After a later review by the candidate, the council allowed him to take a laptop with him without an internet connection. It also allowed him to bring a scribe who should “only qualify 12th, no earlier than 2019.”
“The Advocate Council’s request for a clerk who did not qualify more than the 12th round shows his regressive attitude towards the equal right of disabled candidates to take the exam,” the candidate said, emphasizing that this is the only limitation in relation to this Guidelines on a 2018 scribe are that the scribe should be “one step in the qualification” of the candidate taking the exam.
When he pointed this out to the authorities, he said there has been no response to this day.
In addition, he insisted that while the 2018 guidelines mandated compensation time of 20 minutes per hour for people with disabilities, the BCI “invented” a percentage bracket of at least 50% certified disability to claim compensation time.
“In times of the pandemic, when systems have been shattered and life is disrupted, the only way the Bar Council makes it difficult for disabled candidates is their stubbornness, rigidity and a reluctant demeanor.
As the cherry on top, the council does not have a functioning system to resolve candidates’ complaints. where e-mails are never answered and calls are never taken, “said the aggrieved student.

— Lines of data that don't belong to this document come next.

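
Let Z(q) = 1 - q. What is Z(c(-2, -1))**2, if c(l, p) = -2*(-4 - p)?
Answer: 25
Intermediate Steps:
c(l, p) = 8 + 2*p
Z(c(-2, -1))**2 = (1 - (8 + 2*(-1)))**2 = (1 - (8 - 2))**2 = (1 - 1*6)**2 = (1 - 6)**2 = (-5)**2 = 25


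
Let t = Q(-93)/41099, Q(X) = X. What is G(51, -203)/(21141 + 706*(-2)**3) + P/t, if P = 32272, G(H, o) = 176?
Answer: -20549092939136/1440849 ≈ -1.4262e+7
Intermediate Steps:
t = -93/41099 ≈ -0.0022628
G(51, -203)/(21141 + 706*(-2)**3) + P/t = 176/(21141 + 706*(-2)**3) + 32272/(-93/41099) = 176/(21141 + 706*(-8)) + 32272*(-41099/93) = 176/(21141 - 5648) - 1326346928/93 = 176/15493 - 1326346928/93 = -20549092939136/1440849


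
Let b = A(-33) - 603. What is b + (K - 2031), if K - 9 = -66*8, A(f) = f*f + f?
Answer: -2097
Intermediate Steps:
A(f) = f + f² (A(f) = f² + f = f + f²)
b = 453 (b = -33*(1 - 33) - 603 = -33*(-32) - 603 = 1056 - 603 = 453)
K = -519 (K = 9 - 66*8 = 9 - 528 = -519)
b + (K - 2031) = 453 + (-519 - 2031) = 453 - 2550 = -2097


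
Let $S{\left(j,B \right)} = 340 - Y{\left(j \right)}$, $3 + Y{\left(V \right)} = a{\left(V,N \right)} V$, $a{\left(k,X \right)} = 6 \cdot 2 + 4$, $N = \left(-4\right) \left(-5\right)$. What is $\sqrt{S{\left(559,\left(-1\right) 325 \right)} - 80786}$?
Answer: $i \sqrt{89387} \approx 298.98 i$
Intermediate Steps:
$N = 20$
$a{\left(k,X \right)} = 16$ ($a{\left(k,X \right)} = 12 + 4 = 16$)
$Y{\left(V \right)} = -3 + 16 V$
$S{\left(j,B \right)} = 343 - 16 j$ ($S{\left(j,B \right)} = 340 - \left(-3 + 16 j\right) = 343 - 16 j$)
$\sqrt{S{\left(559,\left(-1\right) 325 \right)} - 80786} = \sqrt{\left(343 - 8944\right) - 80786} = \sqrt{-8601 - 80786} = \sqrt{-89387} = i \sqrt{89387}$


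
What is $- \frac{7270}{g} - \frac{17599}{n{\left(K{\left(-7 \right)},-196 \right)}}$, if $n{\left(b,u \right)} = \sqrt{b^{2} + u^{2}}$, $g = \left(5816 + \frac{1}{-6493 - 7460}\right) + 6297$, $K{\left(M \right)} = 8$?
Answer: $- \frac{50719155}{84506344} - \frac{17599 \sqrt{2405}}{9620} \approx -90.316$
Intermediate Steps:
$g = \frac{169012688}{13953}$ ($g = \left(5816 + \frac{1}{-13953}\right) + 6297 = \left(5816 - \frac{1}{13953}\right) + 6297 = \frac{81150647}{13953} + 6297 = \frac{169012688}{13953} \approx 12113.0$)
$- \frac{7270}{g} - \frac{17599}{n{\left(K{\left(-7 \right)},-196 \right)}} = - \frac{7270}{\frac{169012688}{13953}} - \frac{17599}{\sqrt{8^{2} + \left(-196\right)^{2}}} = \left(-7270\right) \frac{13953}{169012688} - \frac{17599}{\sqrt{64 + 38416}} = - \frac{50719155}{84506344} - \frac{17599}{\sqrt{38480}} = - \frac{50719155}{84506344} - \frac{17599}{4 \sqrt{2405}} = - \frac{50719155}{84506344} - 17599 \frac{\sqrt{2405}}{9620} = - \frac{50719155}{84506344} - \frac{17599 \sqrt{2405}}{9620}$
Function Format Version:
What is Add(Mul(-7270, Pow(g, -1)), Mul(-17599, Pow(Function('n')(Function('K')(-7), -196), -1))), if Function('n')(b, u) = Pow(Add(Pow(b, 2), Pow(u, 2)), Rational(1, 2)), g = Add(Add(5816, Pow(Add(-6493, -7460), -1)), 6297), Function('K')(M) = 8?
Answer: Add(Rational(-50719155, 84506344), Mul(Rational(-17599, 9620), Pow(2405, Rational(1, 2)))) ≈ -90.316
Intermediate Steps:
g = Rational(169012688, 13953) (g = Add(Add(5816, Pow(-13953, -1)), 6297) = Add(Add(5816, Rational(-1, 13953)), 6297) = Add(Rational(81150647, 13953), 6297) = Rational(169012688, 13953) ≈ 12113.)
Add(Mul(-7270, Pow(g, -1)), Mul(-17599, Pow(Function('n')(Function('K')(-7), -196), -1))) = Add(Mul(-7270, Pow(Rational(169012688, 13953), -1)), Mul(-17599, Pow(Pow(Add(Pow(8, 2), Pow(-196, 2)), Rational(1, 2)), -1))) = Add(Mul(-7270, Rational(13953, 169012688)), Mul(-17599, Pow(Pow(Add(64, 38416), Rational(1, 2)), -1))) = Add(Rational(-50719155, 84506344), Mul(-17599, Pow(Pow(38480, Rational(1, 2)), -1))) = Add(Rational(-50719155, 84506344), Mul(-17599, Pow(Mul(4, Pow(2405, Rational(1, 2))), -1))) = Add(Rational(-50719155, 84506344), Mul(-17599, Mul(Rational(1, 9620), Pow(2405, Rational(1, 2))))) = Add(Rational(-50719155, 84506344), Mul(Rational(-17599, 9620), Pow(2405, Rational(1, 2))))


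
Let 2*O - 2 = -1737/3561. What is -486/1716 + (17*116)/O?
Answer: 1338771613/513370 ≈ 2607.8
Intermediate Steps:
O = 1795/2374 (O = 1 + (-1737/3561)/2 = 1 + (-1737*1/3561)/2 = 1 + (½)*(-579/1187) = 1 - 579/2374 = 1795/2374 ≈ 0.75611)
-486/1716 + (17*116)/O = -486/1716 + (17*116)/(1795/2374) = -486*1/1716 + 1972*(2374/1795) = -81/286 + 4681528/1795 = 1338771613/513370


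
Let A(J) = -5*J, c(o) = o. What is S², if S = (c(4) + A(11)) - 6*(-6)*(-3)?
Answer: 25281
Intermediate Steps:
S = -159 (S = (4 - 5*11) - 6*(-6)*(-3) = (4 - 55) + 36*(-3) = -51 - 108 = -159)
S² = (-159)² = 25281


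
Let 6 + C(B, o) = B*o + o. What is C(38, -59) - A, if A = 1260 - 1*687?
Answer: -2880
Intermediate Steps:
A = 573 (A = 1260 - 687 = 573)
C(B, o) = -6 + o + B*o (C(B, o) = -6 + (B*o + o) = -6 + (o + B*o) = -6 + o + B*o)
C(38, -59) - A = (-6 - 59 + 38*(-59)) - 1*573 = (-6 - 59 - 2242) - 573 = -2307 - 573 = -2880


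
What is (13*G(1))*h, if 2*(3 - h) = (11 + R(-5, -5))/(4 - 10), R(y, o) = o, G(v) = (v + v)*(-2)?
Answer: -182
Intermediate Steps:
G(v) = -4*v (G(v) = (2*v)*(-2) = -4*v)
h = 7/2 (h = 3 - (11 - 5)/(2*(4 - 10)) = 3 - 3/(-6) = 3 - 3*(-1)/6 = 3 - 1/2*(-1) = 3 + 1/2 = 7/2 ≈ 3.5000)
(13*G(1))*h = (13*(-4*1))*(7/2) = (13*(-4))*(7/2) = -52*7/2 = -182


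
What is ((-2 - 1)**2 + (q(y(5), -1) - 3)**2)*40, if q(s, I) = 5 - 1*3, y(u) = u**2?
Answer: 400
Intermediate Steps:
q(s, I) = 2 (q(s, I) = 5 - 3 = 2)
((-2 - 1)**2 + (q(y(5), -1) - 3)**2)*40 = ((-2 - 1)**2 + (2 - 3)**2)*40 = ((-3)**2 + (-1)**2)*40 = (9 + 1)*40 = 10*40 = 400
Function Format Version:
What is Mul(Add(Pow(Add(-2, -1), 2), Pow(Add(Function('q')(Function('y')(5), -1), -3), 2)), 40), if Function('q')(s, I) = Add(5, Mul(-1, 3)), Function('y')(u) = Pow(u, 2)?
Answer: 400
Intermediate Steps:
Function('q')(s, I) = 2 (Function('q')(s, I) = Add(5, -3) = 2)
Mul(Add(Pow(Add(-2, -1), 2), Pow(Add(Function('q')(Function('y')(5), -1), -3), 2)), 40) = Mul(Add(Pow(Add(-2, -1), 2), Pow(Add(2, -3), 2)), 40) = Mul(Add(Pow(-3, 2), Pow(-1, 2)), 40) = Mul(Add(9, 1), 40) = Mul(10, 40) = 400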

He claimed this was a long-standing problem that could only be resolved once a clear policy was established in favor of candidates with physical disabilities. He also hoped that the Council would set up a dedicated help desk where similar candidates could raise their complaints.
Rahul Bajaj, a blind lawyer who gave the AIBE in 2017, said he faced similar challenges when taking the exam in order to obtain the legally guaranteed accommodations.

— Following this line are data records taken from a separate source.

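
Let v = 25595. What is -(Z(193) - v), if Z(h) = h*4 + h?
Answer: 24630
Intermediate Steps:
Z(h) = 5*h (Z(h) = 4*h + h = 5*h)
-(Z(193) - v) = -(5*193 - 1*25595) = -(965 - 25595) = -1*(-24630) = 24630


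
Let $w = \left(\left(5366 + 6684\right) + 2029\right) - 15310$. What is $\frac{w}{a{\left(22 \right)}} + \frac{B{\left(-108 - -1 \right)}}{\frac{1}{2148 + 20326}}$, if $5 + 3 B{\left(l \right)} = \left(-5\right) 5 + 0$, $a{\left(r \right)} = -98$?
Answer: $- \frac{22023289}{98} \approx -2.2473 \cdot 10^{5}$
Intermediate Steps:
$B{\left(l \right)} = -10$ ($B{\left(l \right)} = - \frac{5}{3} + \frac{\left(-5\right) 5 + 0}{3} = - \frac{5}{3} + \frac{-25 + 0}{3} = - \frac{5}{3} + \frac{1}{3} \left(-25\right) = - \frac{5}{3} - \frac{25}{3} = -10$)
$w = -1231$ ($w = \left(12050 + 2029\right) - 15310 = 14079 - 15310 = -1231$)
$\frac{w}{a{\left(22 \right)}} + \frac{B{\left(-108 - -1 \right)}}{\frac{1}{2148 + 20326}} = - \frac{1231}{-98} - \frac{10}{\frac{1}{2148 + 20326}} = \left(-1231\right) \left(- \frac{1}{98}\right) - \frac{10}{\frac{1}{22474}} = \frac{1231}{98} - 10 \frac{1}{\frac{1}{22474}} = \frac{1231}{98} - 224740 = - \frac{22023289}{98}$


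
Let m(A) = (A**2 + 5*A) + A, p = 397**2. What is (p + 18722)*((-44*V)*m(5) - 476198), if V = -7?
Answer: -80981422398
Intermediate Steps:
p = 157609
m(A) = A**2 + 6*A
(p + 18722)*((-44*V)*m(5) - 476198) = (157609 + 18722)*((-44*(-7))*(5*(6 + 5)) - 476198) = 176331*(308*(5*11) - 476198) = 176331*(308*55 - 476198) = 176331*(16940 - 476198) = 176331*(-459258) = -80981422398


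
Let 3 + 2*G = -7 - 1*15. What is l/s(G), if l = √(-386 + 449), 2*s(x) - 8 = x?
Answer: -4*√7/3 ≈ -3.5277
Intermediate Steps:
G = -25/2 (G = -3/2 + (-7 - 1*15)/2 = -3/2 + (-7 - 15)/2 = -3/2 + (½)*(-22) = -3/2 - 11 = -25/2 ≈ -12.500)
s(x) = 4 + x/2
l = 3*√7 (l = √63 = 3*√7 ≈ 7.9373)
l/s(G) = (3*√7)/(4 + (½)*(-25/2)) = (3*√7)/(4 - 25/4) = (3*√7)/(-9/4) = (3*√7)*(-4/9) = -4*√7/3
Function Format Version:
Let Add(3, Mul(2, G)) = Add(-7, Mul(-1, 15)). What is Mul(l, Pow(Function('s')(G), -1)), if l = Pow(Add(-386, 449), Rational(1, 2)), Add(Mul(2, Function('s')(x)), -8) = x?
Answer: Mul(Rational(-4, 3), Pow(7, Rational(1, 2))) ≈ -3.5277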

“The provision that the writer cannot be more than a 12th grade student in 2019 or later betrays a profound inability to accept the skills of the disabled and goes to the heart of their freedom to choose a writer. When I asked them To allow me to use a laptop with a screen reader, the setback was initially that they had been told that “the computer can tell you all the answers.” Such ignorance would be ridiculous if it did not affect many people’s lives .
These arbitrary rules are the product of skilled minds and prevent lawyers with disabilities on a level playing field. What could be more worrying than the body that regulates the legal profession in this country and acts in bold disregard for the existing legal framework? “He lamented.
“This episode also shows how many still see reasonable accommodation, not as rights guaranteed by law, but as a favor to be distributed as they wish,” Rahul said.
[Note: The office of Bar Council of India was unavailable for comments, at the time of writing this report.]